Global Positioning System (GPS) Satellite
The GPS system consists of three components; ground stations, a constellation of satellites in Earth orbit, and receivers.
Each GPS satellite transmits data that indicates its location and the current time. For accurate position determination by receivers each satellite must have an extremely accurate time reference which is provided by an onboard atomic clock.
The data signals transmitted by the constellation of GPS satellites are synchronized as it is the difference in arrival time of signals (equates to different distances from each satellite) from different satellites that is used by GPS receivers to determine their position.

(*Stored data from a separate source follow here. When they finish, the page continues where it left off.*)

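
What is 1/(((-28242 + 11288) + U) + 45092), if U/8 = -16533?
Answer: -1/104126 ≈ -9.6038e-6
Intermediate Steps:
U = -132264 (U = 8*(-16533) = -132264)
1/(((-28242 + 11288) + U) + 45092) = 1/(((-28242 + 11288) - 132264) + 45092) = 1/((-16954 - 132264) + 45092) = 1/(-149218 + 45092) = 1/(-104126) = -1/104126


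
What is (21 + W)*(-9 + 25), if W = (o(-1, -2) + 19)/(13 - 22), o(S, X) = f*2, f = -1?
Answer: 2752/9 ≈ 305.78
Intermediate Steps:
o(S, X) = -2 (o(S, X) = -1*2 = -2)
W = -17/9 (W = (-2 + 19)/(13 - 22) = 17/(-9) = 17*(-1/9) = -17/9 ≈ -1.8889)
(21 + W)*(-9 + 25) = (21 - 17/9)*(-9 + 25) = (172/9)*16 = 2752/9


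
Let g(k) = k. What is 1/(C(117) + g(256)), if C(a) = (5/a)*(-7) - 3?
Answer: 117/29566 ≈ 0.0039572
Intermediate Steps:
C(a) = -3 - 35/a (C(a) = -35/a - 3 = -3 - 35/a)
1/(C(117) + g(256)) = 1/((-3 - 35/117) + 256) = 1/(-386/117 + 256) = 1/(29566/117) = 117/29566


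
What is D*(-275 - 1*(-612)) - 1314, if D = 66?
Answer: 20928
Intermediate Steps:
D*(-275 - 1*(-612)) - 1314 = 66*(-275 - 1*(-612)) - 1314 = 66*(-275 + 612) - 1314 = 66*337 - 1314 = 22242 - 1314 = 20928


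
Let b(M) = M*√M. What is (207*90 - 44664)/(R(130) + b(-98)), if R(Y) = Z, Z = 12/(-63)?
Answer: 273357/51883211 - 1968990471*I*√2/103766422 ≈ 0.0052687 - 26.835*I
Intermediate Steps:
b(M) = M^(3/2)
Z = -4/21 (Z = 12*(-1/63) = -4/21 ≈ -0.19048)
R(Y) = -4/21
(207*90 - 44664)/(R(130) + b(-98)) = (207*90 - 44664)/(-4/21 + (-98)^(3/2)) = (18630 - 44664)/(-4/21 - 686*I*√2) = -26034/(-4/21 - 686*I*√2)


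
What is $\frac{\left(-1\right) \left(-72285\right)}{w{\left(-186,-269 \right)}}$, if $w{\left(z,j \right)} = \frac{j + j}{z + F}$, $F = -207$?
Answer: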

Using their own onboard time reference, receivers can determine the travel times of signals received from different satellites. Knowing the speed of the signal (speed of light) and the travel time from a particular satellite allows the distance to that satellite to be determined.
As each satellite transmits its exact position in its broadcast signals, a receiver can determine its distance from a number of reference points (satellites). Using a mathematical principle called trilateration a GPS receiver (GPSr) can use calculated distances from four GPS satellites to determine its position in three dimensions (longitude, latitude and altitude).
Just as the GPS satellites require an accurate time reference (onboard atomic clock) so do GPS receivers. Cost and practicality rule out atomic clocks for receivers. The accurate time dilemma is overcome by receivers using the incoming signals from four or more satellites to determine their own inaccuracy and the correct reference time to atomic clock accuracy.
The NAVSTAR GPS satellite constellation is managed by the United States 50th Space Wing. Ground stations precisely track each satellite and provides the satellites with regular navigational updates.
Position accuracy is determined by the receiver.
Less expensive, general purpose GPS receivers have an accuracy of about 10-20 meters (33 – 66 feet).
Wide Area Augmentation System (WAAS) enabled GPS receivers can determine their position to within 2 meters (6 feet).
Receivers employing Differential GPS (DGPS) can determine their position to the order of 10mm (less than half an inch). DGPS requires additional stationary receivers for corrective positioning information.